1916 yazında, Dünya Savaşının ortasında bir İngiliz yüzbaşısı,
top sürerek kalkmıştır hücuma. Yüzbaşı Nevill, onu koruyan
siperden çıkarak ve topunun peşinde olduğu halde
Alman siperlerine karşı yapılan bir hücuma önderlik etmiştir.
O anda duraksamış olan alayı da onu bu hareketinde izlemiştir.
Yüzbaşı bu hücum sırasında bir top mermisi marifetiyle ölmüştür;
ama İngiltere ortada bulunan bu toprak parçasını alarak savaş
meydanlarında ilk futbol zaferini kazanmıştır.

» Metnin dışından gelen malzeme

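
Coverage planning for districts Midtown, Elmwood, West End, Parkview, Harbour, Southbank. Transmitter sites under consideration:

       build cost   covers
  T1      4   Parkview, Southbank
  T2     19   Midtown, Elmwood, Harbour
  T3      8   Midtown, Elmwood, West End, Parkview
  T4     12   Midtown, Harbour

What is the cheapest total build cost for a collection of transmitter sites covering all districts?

T1, T3, T4 cover every district at build cost 4 + 8 + 12 = 24.
Any cover uses at least 3 transmitter sites; among all covering selections none totals below 24.

24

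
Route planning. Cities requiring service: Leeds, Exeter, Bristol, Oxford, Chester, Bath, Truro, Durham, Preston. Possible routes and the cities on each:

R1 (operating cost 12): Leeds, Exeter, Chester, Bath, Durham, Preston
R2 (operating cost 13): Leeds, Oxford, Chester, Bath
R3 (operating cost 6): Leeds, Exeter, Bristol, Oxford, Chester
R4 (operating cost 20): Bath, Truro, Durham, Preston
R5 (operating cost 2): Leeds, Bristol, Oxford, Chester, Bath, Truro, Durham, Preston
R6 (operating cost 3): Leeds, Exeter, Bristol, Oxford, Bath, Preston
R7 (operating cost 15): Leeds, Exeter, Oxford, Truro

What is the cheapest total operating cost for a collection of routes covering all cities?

R5, R6 cover every city at operating cost 2 + 3 = 5.
Any cover uses at least 2 routes; among all covering selections none totals below 5.

5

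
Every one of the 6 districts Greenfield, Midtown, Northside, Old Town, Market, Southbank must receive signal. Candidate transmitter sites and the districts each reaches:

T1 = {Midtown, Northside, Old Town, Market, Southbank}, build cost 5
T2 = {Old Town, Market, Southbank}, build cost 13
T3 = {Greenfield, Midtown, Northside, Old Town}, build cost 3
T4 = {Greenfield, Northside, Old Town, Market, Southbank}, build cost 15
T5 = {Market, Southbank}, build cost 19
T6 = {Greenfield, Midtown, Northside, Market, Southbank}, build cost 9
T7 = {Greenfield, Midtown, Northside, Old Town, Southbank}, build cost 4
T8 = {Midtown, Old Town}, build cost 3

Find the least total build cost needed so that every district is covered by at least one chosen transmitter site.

T1, T3 cover every district at build cost 5 + 3 = 8.
Any cover uses at least 2 transmitter sites; among all covering selections none totals below 8.

8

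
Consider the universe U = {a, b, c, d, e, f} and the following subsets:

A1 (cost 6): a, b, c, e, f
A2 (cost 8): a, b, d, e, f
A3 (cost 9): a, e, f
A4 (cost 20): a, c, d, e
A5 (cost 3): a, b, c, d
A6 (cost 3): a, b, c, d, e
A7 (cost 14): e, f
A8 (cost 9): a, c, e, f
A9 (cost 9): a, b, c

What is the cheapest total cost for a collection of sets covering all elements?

A1, A5 cover every element at cost 6 + 3 = 9.
Any cover uses at least 2 sets; among all covering selections none totals below 9.

9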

Uzun yıllar sonra, yüzyılın sonlarında, Milan Kulübünün sahibi
İtalya'daki seçimleri büyük bir farkla kazandı. "Forza Italia!"
Bu söz stadyumların tribünlerinden geliyordu. Silvio Berlusconi,
şampiyon süper ekip Milan'ı kurtardığı gibi İtalya'yı da kurtaracağına
söz verdi ve seçmenler bazı şirketlerin iflasın eşiğinde olduğunu unuttular.
Futbol ve vatan ayrılmaz bir bütündür ve politikacılar ile
diktatörler bu bütünlük ve özdeşlik üzerine spekülasyon yapıyorlar.
İtalyan takımı 1934 ve 1938 Dünya Kupalarını vatanları
ve liderleri Mussolini adına kazandılar.
Oyuncular maçlara, "Yaşasın İtalya!" nidalarıyla, halkı
ileriye uzattıkları ellerinin ayalarıyla selamlayarak başlıyor ve bitiriyorlardı.